Chana Masala in Fifteen Minutes
This post is totally unplanned and the reason I am sharing it is because I’m sure just like me, at times you all also need a quick dinner fix on busy nights. This is a simpler and lighter version of the traditional dish that includes fresh tomatoes and more spices such as garam masala, green chilies etc. The best part about this recipe is that you have a flavorful vegan dish ready within 15 minutes. It does not require extensive preparation, is delicious and goes equally well with rotis, rice, naan or bread. Feel free to increase the quantity as needed.
Happy Holidays! xx
Ingredients
8 Ounces (Organic) Canned Chickpea, washed and drained
1 Small onion, chopped
1 1/2 Teaspoons Tomato Paste
1/4 Teaspoon Ginger and Garlic Paste
1 Teaspoon Cooking Oil
1/2 Teaspoon Red Chili Powder
1/4 Teaspoon Coriander Powder
1/4 Teaspoon Turmeric Powder
1/4 Teaspoon Cumin Seeds
Lemon Juice and Salt to Taste
Cilantro for Garnish
Process
- Heat oil in a pan and add cumin seeds. Once cumin seeds start to crackle add onions and cook on medium heat for 2-3 minutes or until they become translucent.

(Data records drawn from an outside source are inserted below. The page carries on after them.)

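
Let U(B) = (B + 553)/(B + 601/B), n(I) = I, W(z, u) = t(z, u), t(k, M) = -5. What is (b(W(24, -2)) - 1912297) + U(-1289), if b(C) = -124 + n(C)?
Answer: -1589342189634/831061 ≈ -1.9124e+6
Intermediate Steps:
W(z, u) = -5
b(C) = -124 + C
U(B) = (553 + B)/(B + 601/B)
(b(W(24, -2)) - 1912297) + U(-1289) = ((-124 - 5) - 1912297) - 1289*(553 - 1289)/(601 + (-1289)²) = (-129 - 1912297) - 1289*(-736)/(601 + 1661521) = -1912426 - 1289*(-736)/1662122 = -1912426 - 1289*1/1662122*(-736) = -1912426 + 474352/831061 = -1589342189634/831061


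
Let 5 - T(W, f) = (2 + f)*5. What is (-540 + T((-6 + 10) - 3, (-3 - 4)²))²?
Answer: 624100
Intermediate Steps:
T(W, f) = -5 - 5*f (T(W, f) = 5 - (2 + f)*5 = 5 - (10 + 5*f) = 5 + (-10 - 5*f) = -5 - 5*f)
(-540 + T((-6 + 10) - 3, (-3 - 4)²))² = (-540 + (-5 - 5*(-3 - 4)²))² = (-540 + (-5 - 5*(-7)²))² = (-540 + (-5 - 5*49))² = (-540 + (-5 - 245))² = (-540 - 250)² = (-790)² = 624100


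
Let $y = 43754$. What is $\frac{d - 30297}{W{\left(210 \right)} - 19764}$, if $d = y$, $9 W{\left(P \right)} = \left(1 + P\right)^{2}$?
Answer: $- \frac{121113}{133355} \approx -0.9082$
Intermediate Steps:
$W{\left(P \right)} = \frac{\left(1 + P\right)^{2}}{9}$
$d = 43754$
$\frac{d - 30297}{W{\left(210 \right)} - 19764} = \frac{43754 - 30297}{\frac{\left(1 + 210\right)^{2}}{9} - 19764} = \frac{13457}{\frac{211^{2}}{9} - 19764} = \frac{13457}{\frac{1}{9} \cdot 44521 - 19764} = \frac{13457}{\frac{44521}{9} - 19764} = \frac{13457}{- \frac{133355}{9}} = 13457 \left(- \frac{9}{133355}\right) = - \frac{121113}{133355}$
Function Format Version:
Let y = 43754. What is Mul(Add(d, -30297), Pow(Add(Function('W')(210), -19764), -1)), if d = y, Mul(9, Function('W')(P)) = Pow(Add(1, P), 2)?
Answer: Rational(-121113, 133355) ≈ -0.90820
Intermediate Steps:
Function('W')(P) = Mul(Rational(1, 9), Pow(Add(1, P), 2))
d = 43754
Mul(Add(d, -30297), Pow(Add(Function('W')(210), -19764), -1)) = Mul(Add(43754, -30297), Pow(Add(Mul(Rational(1, 9), Pow(Add(1, 210), 2)), -19764), -1)) = Mul(13457, Pow(Add(Mul(Rational(1, 9), Pow(211, 2)), -19764), -1)) = Mul(13457, Pow(Add(Mul(Rational(1, 9), 44521), -19764), -1)) = Mul(13457, Pow(Add(Rational(44521, 9), -19764), -1)) = Mul(13457, Pow(Rational(-133355, 9), -1)) = Mul(13457, Rational(-9, 133355)) = Rational(-121113, 133355)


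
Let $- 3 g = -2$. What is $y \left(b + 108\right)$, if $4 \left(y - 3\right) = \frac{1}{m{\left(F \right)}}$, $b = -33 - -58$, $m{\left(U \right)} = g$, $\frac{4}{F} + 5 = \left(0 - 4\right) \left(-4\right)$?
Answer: $\frac{3591}{8} \approx 448.88$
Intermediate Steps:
$g = \frac{2}{3}$ ($g = \left(- \frac{1}{3}\right) \left(-2\right) = \frac{2}{3} \approx 0.66667$)
$F = \frac{4}{11}$ ($F = \frac{4}{-5 + \left(0 - 4\right) \left(-4\right)} = \frac{4}{-5 - -16} = \frac{4}{-5 + 16} = \frac{4}{11} \approx 0.36364$)
$m{\left(U \right)} = \frac{2}{3}$
$b = 25$ ($b = -33 + 58 = 25$)
$y = \frac{27}{8}$ ($y = 3 + \frac{1}{4 \cdot \frac{2}{3}} = 3 + \frac{1}{4} \cdot \frac{3}{2} = 3 + \frac{3}{8} = \frac{27}{8} \approx 3.375$)
$y \left(b + 108\right) = \frac{27 \left(25 + 108\right)}{8} = \frac{27}{8} \cdot 133 = \frac{3591}{8}$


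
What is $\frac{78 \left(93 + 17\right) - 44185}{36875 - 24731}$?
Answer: $- \frac{35605}{12144} \approx -2.9319$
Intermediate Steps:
$\frac{78 \left(93 + 17\right) - 44185}{36875 - 24731} = \frac{78 \cdot 110 - 44185}{12144} = \left(8580 - 44185\right) \frac{1}{12144} = \left(-35605\right) \frac{1}{12144} = - \frac{35605}{12144}$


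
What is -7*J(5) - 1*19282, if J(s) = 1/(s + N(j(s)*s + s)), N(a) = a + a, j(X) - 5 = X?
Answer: -2217437/115 ≈ -19282.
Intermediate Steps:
j(X) = 5 + X
N(a) = 2*a
J(s) = 1/(3*s + 2*s*(5 + s)) (J(s) = 1/(s + 2*((5 + s)*s + s)) = 1/(s + 2*(s*(5 + s) + s)) = 1/(s + 2*(s + s*(5 + s))) = 1/(s + (2*s + 2*s*(5 + s))) = 1/(3*s + 2*s*(5 + s)))
-7*J(5) - 1*19282 = -7/(5*(13 + 2*5)) - 1*19282 = -7/(5*(13 + 10)) - 19282 = -7/(5*23) - 19282 = -7*1/115 - 19282 = -7/115 - 19282 = -2217437/115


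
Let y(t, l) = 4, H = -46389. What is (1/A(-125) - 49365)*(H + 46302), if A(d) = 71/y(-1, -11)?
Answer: 304927257/71 ≈ 4.2948e+6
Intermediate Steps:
A(d) = 71/4
(1/A(-125) - 49365)*(H + 46302) = (1/(71/4) - 49365)*(-46389 + 46302) = (4/71 - 49365)*(-87) = -3504911/71*(-87) = 304927257/71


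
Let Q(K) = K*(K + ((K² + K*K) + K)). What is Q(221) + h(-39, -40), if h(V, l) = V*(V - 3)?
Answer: 21687042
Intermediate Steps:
h(V, l) = V*(-3 + V)
Q(K) = K*(2*K + 2*K²) (Q(K) = K*(K + ((K² + K²) + K)) = K*(K + (2*K² + K)) = K*(K + (K + 2*K²)) = K*(2*K + 2*K²))
Q(221) + h(-39, -40) = 2*221²*(1 + 221) - 39*(-3 - 39) = 2*48841*222 - 39*(-42) = 21685404 + 1638 = 21687042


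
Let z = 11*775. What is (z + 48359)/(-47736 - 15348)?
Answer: -14221/15771 ≈ -0.90172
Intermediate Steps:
z = 8525
(z + 48359)/(-47736 - 15348) = (8525 + 48359)/(-47736 - 15348) = 56884/(-63084) = 56884*(-1/63084) = -14221/15771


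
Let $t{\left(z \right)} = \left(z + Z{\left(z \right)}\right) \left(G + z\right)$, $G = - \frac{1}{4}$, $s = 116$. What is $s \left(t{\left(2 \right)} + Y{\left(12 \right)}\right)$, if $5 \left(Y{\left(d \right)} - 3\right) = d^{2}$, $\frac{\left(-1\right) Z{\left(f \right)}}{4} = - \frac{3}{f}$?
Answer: $\frac{26564}{5} \approx 5312.8$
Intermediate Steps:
$Z{\left(f \right)} = \frac{12}{f}$ ($Z{\left(f \right)} = - 4 \left(- \frac{3}{f}\right) = \frac{12}{f}$)
$G = - \frac{1}{4}$ ($G = \left(-1\right) \frac{1}{4} = - \frac{1}{4} \approx -0.25$)
$Y{\left(d \right)} = 3 + \frac{d^{2}}{5}$
$t{\left(z \right)} = \left(- \frac{1}{4} + z\right) \left(z + \frac{12}{z}\right)$ ($t{\left(z \right)} = \left(z + \frac{12}{z}\right) \left(- \frac{1}{4} + z\right) = \left(- \frac{1}{4} + z\right) \left(z + \frac{12}{z}\right)$)
$s \left(t{\left(2 \right)} + Y{\left(12 \right)}\right) = 116 \left(\left(12 + 2^{2} - \frac{3}{2} - \frac{1}{2}\right) + \left(3 + \frac{12^{2}}{5}\right)\right) = 116 \left(\left(12 + 4 - \frac{3}{2} - \frac{1}{2}\right) + \left(3 + \frac{1}{5} \cdot 144\right)\right) = 116 \left(\left(12 + 4 - \frac{3}{2} - \frac{1}{2}\right) + \left(3 + \frac{144}{5}\right)\right) = 116 \left(14 + \frac{159}{5}\right) = 116 \cdot \frac{229}{5} = \frac{26564}{5}$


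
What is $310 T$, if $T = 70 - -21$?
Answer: $28210$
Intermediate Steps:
$T = 91$ ($T = 70 + 21 = 91$)
$310 T = 310 \cdot 91 = 28210$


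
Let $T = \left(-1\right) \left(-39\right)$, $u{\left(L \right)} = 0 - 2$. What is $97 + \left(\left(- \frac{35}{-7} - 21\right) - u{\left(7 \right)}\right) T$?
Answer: $-449$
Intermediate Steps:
$u{\left(L \right)} = -2$
$T = 39$
$97 + \left(\left(- \frac{35}{-7} - 21\right) - u{\left(7 \right)}\right) T = 97 + \left(\left(- \frac{35}{-7} - 21\right) - -2\right) 39 = 97 + \left(\left(\left(-35\right) \left(- \frac{1}{7}\right) - 21\right) + 2\right) 39 = 97 + \left(\left(5 - 21\right) + 2\right) 39 = 97 + \left(-16 + 2\right) 39 = 97 - 546 = -449$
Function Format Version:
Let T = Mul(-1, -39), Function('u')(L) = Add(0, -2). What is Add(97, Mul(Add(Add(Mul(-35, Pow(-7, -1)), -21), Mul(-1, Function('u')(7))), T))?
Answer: -449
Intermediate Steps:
Function('u')(L) = -2
T = 39
Add(97, Mul(Add(Add(Mul(-35, Pow(-7, -1)), -21), Mul(-1, Function('u')(7))), T)) = Add(97, Mul(Add(Add(Mul(-35, Pow(-7, -1)), -21), Mul(-1, -2)), 39)) = Add(97, Mul(Add(Add(Mul(-35, Rational(-1, 7)), -21), 2), 39)) = Add(97, Mul(Add(Add(5, -21), 2), 39)) = Add(97, Mul(Add(-16, 2), 39)) = Add(97, Mul(-14, 39)) = Add(97, -546) = -449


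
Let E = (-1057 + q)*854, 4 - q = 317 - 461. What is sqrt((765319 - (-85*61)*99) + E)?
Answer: 14*sqrt(2563) ≈ 708.77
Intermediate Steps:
q = 148 (q = 4 - (317 - 461) = 4 - 1*(-144) = 4 + 144 = 148)
E = -776286 (E = (-1057 + 148)*854 = -909*854 = -776286)
sqrt((765319 - (-85*61)*99) + E) = sqrt((765319 - (-85*61)*99) - 776286) = sqrt((765319 - (-5185)*99) - 776286) = sqrt((765319 - 1*(-513315)) - 776286) = sqrt((765319 + 513315) - 776286) = sqrt(1278634 - 776286) = sqrt(502348) = 14*sqrt(2563)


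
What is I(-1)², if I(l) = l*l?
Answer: 1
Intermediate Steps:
I(l) = l²
I(-1)² = ((-1)²)² = 1² = 1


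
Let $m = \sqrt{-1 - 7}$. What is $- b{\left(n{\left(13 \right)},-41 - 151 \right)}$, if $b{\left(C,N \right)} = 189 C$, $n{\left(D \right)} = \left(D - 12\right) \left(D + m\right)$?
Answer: $-2457 - 378 i \sqrt{2} \approx -2457.0 - 534.57 i$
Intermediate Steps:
$m = 2 i \sqrt{2}$ ($m = \sqrt{-8} = 2 i \sqrt{2} \approx 2.8284 i$)
$n{\left(D \right)} = \left(-12 + D\right) \left(D + 2 i \sqrt{2}\right)$ ($n{\left(D \right)} = \left(D - 12\right) \left(D + 2 i \sqrt{2}\right) = \left(-12 + D\right) \left(D + 2 i \sqrt{2}\right)$)
$- b{\left(n{\left(13 \right)},-41 - 151 \right)} = - 189 \left(13^{2} - 156 - 24 i \sqrt{2} + 2 i 13 \sqrt{2}\right) = - 189 \left(169 - 156 - 24 i \sqrt{2} + 26 i \sqrt{2}\right) = - 189 \left(13 + 2 i \sqrt{2}\right) = - (2457 + 378 i \sqrt{2}) = -2457 - 378 i \sqrt{2}$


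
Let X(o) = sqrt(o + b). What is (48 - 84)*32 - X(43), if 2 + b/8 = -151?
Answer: -1152 - I*sqrt(1181) ≈ -1152.0 - 34.366*I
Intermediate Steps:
b = -1224 (b = -16 + 8*(-151) = -16 - 1208 = -1224)
X(o) = sqrt(-1224 + o) (X(o) = sqrt(o - 1224) = sqrt(-1224 + o))
(48 - 84)*32 - X(43) = (48 - 84)*32 - sqrt(-1224 + 43) = -36*32 - sqrt(-1181) = -1152 - I*sqrt(1181)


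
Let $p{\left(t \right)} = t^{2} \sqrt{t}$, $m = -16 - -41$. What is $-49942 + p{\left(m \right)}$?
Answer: $-46817$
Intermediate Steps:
$m = 25$ ($m = -16 + 41 = 25$)
$p{\left(t \right)} = t^{\frac{5}{2}}$
$-49942 + p{\left(m \right)} = -49942 + 25^{\frac{5}{2}} = -49942 + 3125 = -46817$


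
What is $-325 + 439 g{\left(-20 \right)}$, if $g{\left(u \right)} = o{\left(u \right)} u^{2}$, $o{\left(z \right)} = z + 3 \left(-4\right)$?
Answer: $-5619525$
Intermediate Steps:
$o{\left(z \right)} = -12 + z$ ($o{\left(z \right)} = z - 12 = -12 + z$)
$g{\left(u \right)} = u^{2} \left(-12 + u\right)$ ($g{\left(u \right)} = \left(-12 + u\right) u^{2} = u^{2} \left(-12 + u\right)$)
$-325 + 439 g{\left(-20 \right)} = -325 + 439 \left(-20\right)^{2} \left(-12 - 20\right) = -325 + 439 \cdot 400 \left(-32\right) = -325 + 439 \left(-12800\right) = -325 - 5619200 = -5619525$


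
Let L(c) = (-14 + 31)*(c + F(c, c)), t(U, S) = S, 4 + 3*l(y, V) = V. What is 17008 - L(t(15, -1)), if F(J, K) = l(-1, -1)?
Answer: 51160/3 ≈ 17053.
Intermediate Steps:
l(y, V) = -4/3 + V/3
F(J, K) = -5/3 (F(J, K) = -4/3 + (1/3)*(-1) = -4/3 - 1/3 = -5/3)
L(c) = -85/3 + 17*c (L(c) = (-14 + 31)*(c - 5/3) = 17*(-5/3 + c) = -85/3 + 17*c)
17008 - L(t(15, -1)) = 17008 - (-85/3 + 17*(-1)) = 17008 - (-85/3 - 17) = 17008 - 1*(-136/3) = 17008 + 136/3 = 51160/3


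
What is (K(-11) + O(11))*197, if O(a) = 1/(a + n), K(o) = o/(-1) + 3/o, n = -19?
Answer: 183801/88 ≈ 2088.6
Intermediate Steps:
K(o) = -o + 3/o (K(o) = o*(-1) + 3/o = -o + 3/o)
O(a) = 1/(-19 + a) (O(a) = 1/(a - 19) = 1/(-19 + a))
(K(-11) + O(11))*197 = ((-1*(-11) + 3/(-11)) + 1/(-19 + 11))*197 = ((11 + 3*(-1/11)) + 1/(-8))*197 = ((11 - 3/11) - ⅛)*197 = (118/11 - ⅛)*197 = (933/88)*197 = 183801/88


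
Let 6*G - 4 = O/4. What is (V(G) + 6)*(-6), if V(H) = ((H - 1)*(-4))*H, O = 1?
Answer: -983/24 ≈ -40.958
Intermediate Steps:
G = 17/24 (G = ⅔ + (1/4)/6 = ⅔ + (1*(¼))/6 = ⅔ + (⅙)*(¼) = ⅔ + 1/24 = 17/24 ≈ 0.70833)
V(H) = H*(4 - 4*H) (V(H) = ((-1 + H)*(-4))*H = (4 - 4*H)*H = H*(4 - 4*H))
(V(G) + 6)*(-6) = (4*(17/24)*(1 - 1*17/24) + 6)*(-6) = (4*(17/24)*(1 - 17/24) + 6)*(-6) = (4*(17/24)*(7/24) + 6)*(-6) = (119/144 + 6)*(-6) = (983/144)*(-6) = -983/24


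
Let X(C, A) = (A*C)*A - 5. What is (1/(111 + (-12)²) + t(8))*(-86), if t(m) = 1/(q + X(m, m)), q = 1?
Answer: -32809/64770 ≈ -0.50655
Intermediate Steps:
X(C, A) = -5 + C*A² (X(C, A) = C*A² - 5 = -5 + C*A²)
t(m) = 1/(-4 + m³) (t(m) = 1/(1 + (-5 + m*m²)) = 1/(1 + (-5 + m³)) = 1/(-4 + m³))
(1/(111 + (-12)²) + t(8))*(-86) = (1/(111 + (-12)²) + 1/(-4 + 8³))*(-86) = (1/(111 + 144) + 1/(-4 + 512))*(-86) = (1/255 + 1/508)*(-86) = (763/129540)*(-86) = -32809/64770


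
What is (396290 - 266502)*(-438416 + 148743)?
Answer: -37596079324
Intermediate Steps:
(396290 - 266502)*(-438416 + 148743) = 129788*(-289673) = -37596079324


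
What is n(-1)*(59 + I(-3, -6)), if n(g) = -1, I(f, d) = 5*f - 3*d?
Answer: -62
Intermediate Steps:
I(f, d) = -3*d + 5*f
n(-1)*(59 + I(-3, -6)) = -(59 + (-3*(-6) + 5*(-3))) = -(59 + (18 - 15)) = -(59 + 3) = -1*62 = -62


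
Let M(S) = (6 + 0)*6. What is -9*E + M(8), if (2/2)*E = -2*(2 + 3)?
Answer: 126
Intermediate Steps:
E = -10 (E = -2*(2 + 3) = -2*5 = -10)
M(S) = 36 (M(S) = 6*6 = 36)
-9*E + M(8) = -9*(-10) + 36 = 90 + 36 = 126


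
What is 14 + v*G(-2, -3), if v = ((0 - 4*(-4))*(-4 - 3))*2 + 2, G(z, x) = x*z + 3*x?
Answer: 680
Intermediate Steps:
G(z, x) = 3*x + x*z
v = -222 (v = ((0 + 16)*(-7))*2 + 2 = (16*(-7))*2 + 2 = -112*2 + 2 = -224 + 2 = -222)
14 + v*G(-2, -3) = 14 - (-666)*(3 - 2) = 14 - (-666) = 14 - 222*(-3) = 14 + 666 = 680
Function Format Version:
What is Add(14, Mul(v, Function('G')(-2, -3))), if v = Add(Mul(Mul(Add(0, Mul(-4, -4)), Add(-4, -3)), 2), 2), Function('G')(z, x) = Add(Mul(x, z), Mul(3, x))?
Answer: 680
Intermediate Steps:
Function('G')(z, x) = Add(Mul(3, x), Mul(x, z))
v = -222 (v = Add(Mul(Mul(Add(0, 16), -7), 2), 2) = Add(Mul(Mul(16, -7), 2), 2) = Add(Mul(-112, 2), 2) = Add(-224, 2) = -222)
Add(14, Mul(v, Function('G')(-2, -3))) = Add(14, Mul(-222, Mul(-3, Add(3, -2)))) = Add(14, Mul(-222, Mul(-3, 1))) = Add(14, Mul(-222, -3)) = Add(14, 666) = 680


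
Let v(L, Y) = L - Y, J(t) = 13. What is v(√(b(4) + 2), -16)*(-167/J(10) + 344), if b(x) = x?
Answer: 68880/13 + 4305*√6/13 ≈ 6109.6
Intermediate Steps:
v(√(b(4) + 2), -16)*(-167/J(10) + 344) = (√(4 + 2) - 1*(-16))*(-167/13 + 344) = (√6 + 16)*(-167*1/13 + 344) = (16 + √6)*(-167/13 + 344) = (16 + √6)*(4305/13) = 68880/13 + 4305*√6/13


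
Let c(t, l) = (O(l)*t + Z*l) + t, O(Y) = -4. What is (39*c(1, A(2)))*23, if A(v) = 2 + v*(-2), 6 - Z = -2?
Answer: -17043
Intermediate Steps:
Z = 8 (Z = 6 - 1*(-2) = 6 + 2 = 8)
A(v) = 2 - 2*v
c(t, l) = -3*t + 8*l (c(t, l) = (-4*t + 8*l) + t = -3*t + 8*l)
(39*c(1, A(2)))*23 = (39*(-3*1 + 8*(2 - 2*2)))*23 = (39*(-3 + 8*(2 - 4)))*23 = (39*(-3 + 8*(-2)))*23 = (39*(-3 - 16))*23 = (39*(-19))*23 = -741*23 = -17043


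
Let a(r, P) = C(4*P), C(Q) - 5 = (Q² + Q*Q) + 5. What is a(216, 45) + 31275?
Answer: 96085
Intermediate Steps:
C(Q) = 10 + 2*Q² (C(Q) = 5 + ((Q² + Q*Q) + 5) = 5 + ((Q² + Q²) + 5) = 5 + (2*Q² + 5) = 5 + (5 + 2*Q²) = 10 + 2*Q²)
a(r, P) = 10 + 32*P² (a(r, P) = 10 + 2*(4*P)² = 10 + 2*(16*P²) = 10 + 32*P²)
a(216, 45) + 31275 = (10 + 32*45²) + 31275 = (10 + 32*2025) + 31275 = (10 + 64800) + 31275 = 64810 + 31275 = 96085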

- Add ginger garlic paste and saute for 30 seconds, followed by tomato paste, salt, chili powder, coriander powder and turmeric powder.
- Cook the mixture on medium-high heat for 2 minutes, until the raw aroma of the spices disappear.
- Add chickpea and mix well, reduce the heat to medium and let everything simmer for 3-4 minutes.
- Add lemon juice and adjust the spices if needed.
- Garnish with cilantro and serve with naan or bread.